There is no perfect solution to this decision-making quandary, and with adequate funding, public guardianship as an extension of the judicial process might well be the ideal. But society’s track record of adequately supporting this with funding and training is not promising.
There also is a certain irony to something missing from the CEC’s report — any mention or recommendation of a role to be played by community members — patients and families included.
These morally and ethically complex decisions require public awareness, buy-in and participation if they are to respect both individual patients and the larger society at whose mercy the patients find themselves.

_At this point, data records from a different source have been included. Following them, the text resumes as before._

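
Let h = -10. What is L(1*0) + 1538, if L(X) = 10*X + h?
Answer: 1528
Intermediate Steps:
L(X) = -10 + 10*X (L(X) = 10*X - 10 = -10 + 10*X)
L(1*0) + 1538 = (-10 + 10*(1*0)) + 1538 = (-10 + 10*0) + 1538 = (-10 + 0) + 1538 = -10 + 1538 = 1528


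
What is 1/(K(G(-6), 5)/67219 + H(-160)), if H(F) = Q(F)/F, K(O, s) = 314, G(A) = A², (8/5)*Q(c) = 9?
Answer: -17208064/524587 ≈ -32.803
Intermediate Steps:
Q(c) = 45/8 (Q(c) = (5/8)*9 = 45/8)
H(F) = 45/(8*F)
1/(K(G(-6), 5)/67219 + H(-160)) = 1/(314/67219 + (45/8)/(-160)) = 1/(314*(1/67219) + (45/8)*(-1/160)) = 1/(314/67219 - 9/256) = 1/(-524587/17208064) = -17208064/524587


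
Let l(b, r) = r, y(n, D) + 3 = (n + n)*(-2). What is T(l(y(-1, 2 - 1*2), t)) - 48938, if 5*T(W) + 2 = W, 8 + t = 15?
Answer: -48937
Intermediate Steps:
y(n, D) = -3 - 4*n (y(n, D) = -3 + (n + n)*(-2) = -3 + (2*n)*(-2) = -3 - 4*n)
t = 7 (t = -8 + 15 = 7)
T(W) = -⅖ + W/5
T(l(y(-1, 2 - 1*2), t)) - 48938 = (-⅖ + (⅕)*7) - 48938 = (-⅖ + 7/5) - 48938 = 1 - 48938 = -48937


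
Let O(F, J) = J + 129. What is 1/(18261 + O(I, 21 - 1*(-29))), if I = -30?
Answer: 1/18440 ≈ 5.4230e-5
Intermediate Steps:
O(F, J) = 129 + J
1/(18261 + O(I, 21 - 1*(-29))) = 1/(18261 + (129 + (21 - 1*(-29)))) = 1/(18261 + (129 + (21 + 29))) = 1/(18261 + (129 + 50)) = 1/(18261 + 179) = 1/18440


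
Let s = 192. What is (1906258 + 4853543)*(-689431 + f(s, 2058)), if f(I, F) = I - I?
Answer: -4660416363231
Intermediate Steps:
f(I, F) = 0
(1906258 + 4853543)*(-689431 + f(s, 2058)) = (1906258 + 4853543)*(-689431 + 0) = 6759801*(-689431) = -4660416363231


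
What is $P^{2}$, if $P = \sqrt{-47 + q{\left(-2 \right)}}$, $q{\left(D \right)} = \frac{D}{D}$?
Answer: $-46$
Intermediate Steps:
$q{\left(D \right)} = 1$
$P = i \sqrt{46}$ ($P = \sqrt{-47 + 1} = \sqrt{-46} = i \sqrt{46} \approx 6.7823 i$)
$P^{2} = \left(i \sqrt{46}\right)^{2} = -46$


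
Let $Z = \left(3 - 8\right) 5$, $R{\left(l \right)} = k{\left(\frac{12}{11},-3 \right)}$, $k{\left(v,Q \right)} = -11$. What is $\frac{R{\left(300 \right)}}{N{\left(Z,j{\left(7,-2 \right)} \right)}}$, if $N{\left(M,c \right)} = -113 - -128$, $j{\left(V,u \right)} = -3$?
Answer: $- \frac{11}{15} \approx -0.73333$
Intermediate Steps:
$R{\left(l \right)} = -11$
$Z = -25$ ($Z = \left(-5\right) 5 = -25$)
$N{\left(M,c \right)} = 15$ ($N{\left(M,c \right)} = -113 + 128 = 15$)
$\frac{R{\left(300 \right)}}{N{\left(Z,j{\left(7,-2 \right)} \right)}} = - \frac{11}{15}$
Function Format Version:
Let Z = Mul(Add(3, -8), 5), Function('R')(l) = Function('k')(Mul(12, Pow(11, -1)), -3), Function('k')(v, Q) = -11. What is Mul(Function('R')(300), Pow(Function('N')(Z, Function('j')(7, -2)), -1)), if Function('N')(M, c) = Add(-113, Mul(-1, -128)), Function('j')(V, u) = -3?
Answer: Rational(-11, 15) ≈ -0.73333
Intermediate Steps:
Function('R')(l) = -11
Z = -25 (Z = Mul(-5, 5) = -25)
Function('N')(M, c) = 15 (Function('N')(M, c) = Add(-113, 128) = 15)
Mul(Function('R')(300), Pow(Function('N')(Z, Function('j')(7, -2)), -1)) = Mul(-11, Pow(15, -1)) = Mul(-11, Rational(1, 15)) = Rational(-11, 15)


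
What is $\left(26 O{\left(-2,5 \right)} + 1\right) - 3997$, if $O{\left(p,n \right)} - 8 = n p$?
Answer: $-4048$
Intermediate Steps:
$O{\left(p,n \right)} = 8 + n p$
$\left(26 O{\left(-2,5 \right)} + 1\right) - 3997 = \left(26 \left(8 + 5 \left(-2\right)\right) + 1\right) - 3997 = \left(26 \left(8 - 10\right) + 1\right) - 3997 = \left(26 \left(-2\right) + 1\right) - 3997 = \left(-52 + 1\right) - 3997 = -51 - 3997 = -4048$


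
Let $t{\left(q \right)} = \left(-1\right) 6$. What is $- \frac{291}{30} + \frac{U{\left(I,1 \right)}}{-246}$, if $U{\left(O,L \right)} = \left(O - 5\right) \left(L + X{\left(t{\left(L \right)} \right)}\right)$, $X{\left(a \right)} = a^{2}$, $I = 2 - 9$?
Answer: $- \frac{3237}{410} \approx -7.8951$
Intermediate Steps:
$I = -7$
$t{\left(q \right)} = -6$
$U{\left(O,L \right)} = \left(-5 + O\right) \left(36 + L\right)$ ($U{\left(O,L \right)} = \left(O - 5\right) \left(L + \left(-6\right)^{2}\right) = \left(-5 + O\right) \left(L + 36\right) = \left(-5 + O\right) \left(36 + L\right)$)
$- \frac{291}{30} + \frac{U{\left(I,1 \right)}}{-246} = - \frac{291}{30} + \frac{-180 - 5 + 36 \left(-7\right) + 1 \left(-7\right)}{-246} = \left(-291\right) \frac{1}{30} + \left(-180 - 5 - 252 - 7\right) \left(- \frac{1}{246}\right) = - \frac{97}{10} - - \frac{74}{41} = - \frac{97}{10} + \frac{74}{41} = - \frac{3237}{410}$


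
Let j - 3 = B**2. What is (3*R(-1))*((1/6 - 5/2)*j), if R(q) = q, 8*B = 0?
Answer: 21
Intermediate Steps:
B = 0 (B = (1/8)*0 = 0)
j = 3 (j = 3 + 0**2 = 3 + 0 = 3)
(3*R(-1))*((1/6 - 5/2)*j) = (3*(-1))*((1/6 - 5/2)*3) = -3*(1*(1/6) - 5*1/2)*3 = -3*(1/6 - 5/2)*3 = -(-7)*3 = -3*(-7) = 21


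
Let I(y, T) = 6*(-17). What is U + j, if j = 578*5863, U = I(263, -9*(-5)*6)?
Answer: 3388712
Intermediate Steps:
I(y, T) = -102
U = -102
j = 3388814
U + j = -102 + 3388814 = 3388712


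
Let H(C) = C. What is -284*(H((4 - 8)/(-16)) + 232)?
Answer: -65959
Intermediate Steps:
-284*(H((4 - 8)/(-16)) + 232) = -284*((4 - 8)/(-16) + 232) = -284*(-4*(-1/16) + 232) = -284*(¼ + 232) = -284*929/4 = -65959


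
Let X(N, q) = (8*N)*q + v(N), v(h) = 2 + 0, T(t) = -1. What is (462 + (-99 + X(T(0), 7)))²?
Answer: 95481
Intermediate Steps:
v(h) = 2
X(N, q) = 2 + 8*N*q (X(N, q) = (8*N)*q + 2 = 8*N*q + 2 = 2 + 8*N*q)
(462 + (-99 + X(T(0), 7)))² = (462 + (-99 + (2 + 8*(-1)*7)))² = (462 + (-99 + (2 - 56)))² = (462 + (-99 - 54))² = (462 - 153)² = 309² = 95481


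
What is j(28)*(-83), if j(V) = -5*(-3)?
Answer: -1245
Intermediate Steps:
j(V) = 15
j(28)*(-83) = 15*(-83) = -1245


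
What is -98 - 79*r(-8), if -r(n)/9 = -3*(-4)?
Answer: 8434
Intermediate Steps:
r(n) = -108 (r(n) = -(-27)*(-4) = -9*12 = -108)
-98 - 79*r(-8) = -98 - 79*(-108) = -98 + 8532 = 8434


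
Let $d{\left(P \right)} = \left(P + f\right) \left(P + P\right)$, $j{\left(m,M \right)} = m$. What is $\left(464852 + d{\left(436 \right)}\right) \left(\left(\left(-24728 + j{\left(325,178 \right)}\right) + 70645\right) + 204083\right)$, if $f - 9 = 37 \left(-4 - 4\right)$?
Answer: $148888303500$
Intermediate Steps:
$f = -287$ ($f = 9 + 37 \left(-4 - 4\right) = 9 + 37 \left(-8\right) = 9 - 296 = -287$)
$d{\left(P \right)} = 2 P \left(-287 + P\right)$ ($d{\left(P \right)} = \left(P - 287\right) \left(P + P\right) = \left(-287 + P\right) 2 P = 2 P \left(-287 + P\right)$)
$\left(464852 + d{\left(436 \right)}\right) \left(\left(\left(-24728 + j{\left(325,178 \right)}\right) + 70645\right) + 204083\right) = \left(464852 + 2 \cdot 436 \left(-287 + 436\right)\right) \left(\left(\left(-24728 + 325\right) + 70645\right) + 204083\right) = \left(464852 + 2 \cdot 436 \cdot 149\right) \left(\left(-24403 + 70645\right) + 204083\right) = \left(464852 + 129928\right) \left(46242 + 204083\right) = 594780 \cdot 250325 = 148888303500$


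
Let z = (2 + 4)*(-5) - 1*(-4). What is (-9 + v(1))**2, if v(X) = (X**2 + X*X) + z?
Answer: 1089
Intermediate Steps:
z = -26 (z = 6*(-5) + 4 = -30 + 4 = -26)
v(X) = -26 + 2*X**2 (v(X) = (X**2 + X*X) - 26 = (X**2 + X**2) - 26 = 2*X**2 - 26 = -26 + 2*X**2)
(-9 + v(1))**2 = (-9 + (-26 + 2*1**2))**2 = (-9 + (-26 + 2*1))**2 = (-9 + (-26 + 2))**2 = (-9 - 24)**2 = (-33)**2 = 1089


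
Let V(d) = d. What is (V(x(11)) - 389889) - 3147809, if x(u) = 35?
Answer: -3537663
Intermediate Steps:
(V(x(11)) - 389889) - 3147809 = (35 - 389889) - 3147809 = -389854 - 3147809 = -3537663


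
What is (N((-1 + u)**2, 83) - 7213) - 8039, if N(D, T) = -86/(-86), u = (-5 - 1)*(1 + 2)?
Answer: -15251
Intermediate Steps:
u = -18 (u = -6*3 = -18)
N(D, T) = 1 (N(D, T) = -86*(-1/86) = 1)
(N((-1 + u)**2, 83) - 7213) - 8039 = (1 - 7213) - 8039 = -7212 - 8039 = -15251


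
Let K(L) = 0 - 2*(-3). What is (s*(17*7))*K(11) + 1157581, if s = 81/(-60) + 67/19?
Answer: 220235629/190 ≈ 1.1591e+6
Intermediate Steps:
K(L) = 6 (K(L) = 0 + 6 = 6)
s = 827/380 (s = 81*(-1/60) + 67*(1/19) = -27/20 + 67/19 = 827/380 ≈ 2.1763)
(s*(17*7))*K(11) + 1157581 = (827*(17*7)/380)*6 + 1157581 = ((827/380)*119)*6 + 1157581 = (98413/380)*6 + 1157581 = 295239/190 + 1157581 = 220235629/190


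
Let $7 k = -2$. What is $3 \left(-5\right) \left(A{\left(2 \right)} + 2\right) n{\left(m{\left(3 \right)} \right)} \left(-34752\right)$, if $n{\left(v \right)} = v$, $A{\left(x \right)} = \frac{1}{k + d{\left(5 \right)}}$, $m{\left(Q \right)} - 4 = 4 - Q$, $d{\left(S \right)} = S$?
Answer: $\frac{63422400}{11} \approx 5.7657 \cdot 10^{6}$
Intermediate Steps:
$k = - \frac{2}{7}$ ($k = \frac{1}{7} \left(-2\right) = - \frac{2}{7} \approx -0.28571$)
$m{\left(Q \right)} = 8 - Q$ ($m{\left(Q \right)} = 4 - \left(-4 + Q\right) = 8 - Q$)
$A{\left(x \right)} = \frac{7}{33}$ ($A{\left(x \right)} = \frac{1}{- \frac{2}{7} + 5} = \frac{1}{\frac{33}{7}} = \frac{7}{33}$)
$3 \left(-5\right) \left(A{\left(2 \right)} + 2\right) n{\left(m{\left(3 \right)} \right)} \left(-34752\right) = 3 \left(-5\right) \left(\frac{7}{33} + 2\right) \left(8 - 3\right) \left(-34752\right) = - 15 \frac{73 \left(8 - 3\right)}{33} \left(-34752\right) = - 15 \cdot \frac{73}{33} \cdot 5 \left(-34752\right) = \left(-15\right) \frac{365}{33} \left(-34752\right) = \left(- \frac{1825}{11}\right) \left(-34752\right) = \frac{63422400}{11}$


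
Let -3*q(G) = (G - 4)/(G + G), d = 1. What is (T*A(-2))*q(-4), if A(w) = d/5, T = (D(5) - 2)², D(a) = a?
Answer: -⅗ ≈ -0.60000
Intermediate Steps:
T = 9 (T = (5 - 2)² = 3² = 9)
A(w) = ⅕ (A(w) = 1/5 = 1*(⅕) = ⅕)
q(G) = -(-4 + G)/(6*G) (q(G) = -(G - 4)/(3*(G + G)) = -(-4 + G)/(3*(2*G)) = -(-4 + G)*1/(2*G)/3 = -(-4 + G)/(6*G))
(T*A(-2))*q(-4) = (9*(⅕))*((⅙)*(4 - 1*(-4))/(-4)) = 9*((⅙)*(-¼)*(4 + 4))/5 = 9*((⅙)*(-¼)*8)/5 = (9/5)*(-⅓) = -⅗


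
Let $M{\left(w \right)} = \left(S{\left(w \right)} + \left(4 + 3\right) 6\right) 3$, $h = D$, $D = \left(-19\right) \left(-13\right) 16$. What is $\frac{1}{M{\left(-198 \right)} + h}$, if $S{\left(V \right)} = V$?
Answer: $\frac{1}{3484} \approx 0.00028703$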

As several CEC members know from personal experience, community members increasingly are valued participants on hospital ethics committees. So who better to advise on the community’s role in medical decision-making for an incapacitated, vulnerable community member than a group long dedicated to giving the community a voice in the bioethics dialogue?
Perhaps this is for CEC consideration, and membership growth, in the future.
I again commend the CEC, and our chair, Carol Powers, for advocating for a vulnerable and marginalized patient, for seeing the wisdom of an empowered decision-making process within the institution, and for validating the role of chaplain.
The CEC is unique in its structure and purpose, its volunteer participants are admirably dedicated to challenging, consequential work, and the teaching hospitals and ethics leadership of Harvard Medical School have been visionary in seeing the value of such a group voice.
Amid the medical profession’s need for public buy-in, the CEC is a model that merits adoption elsewhere.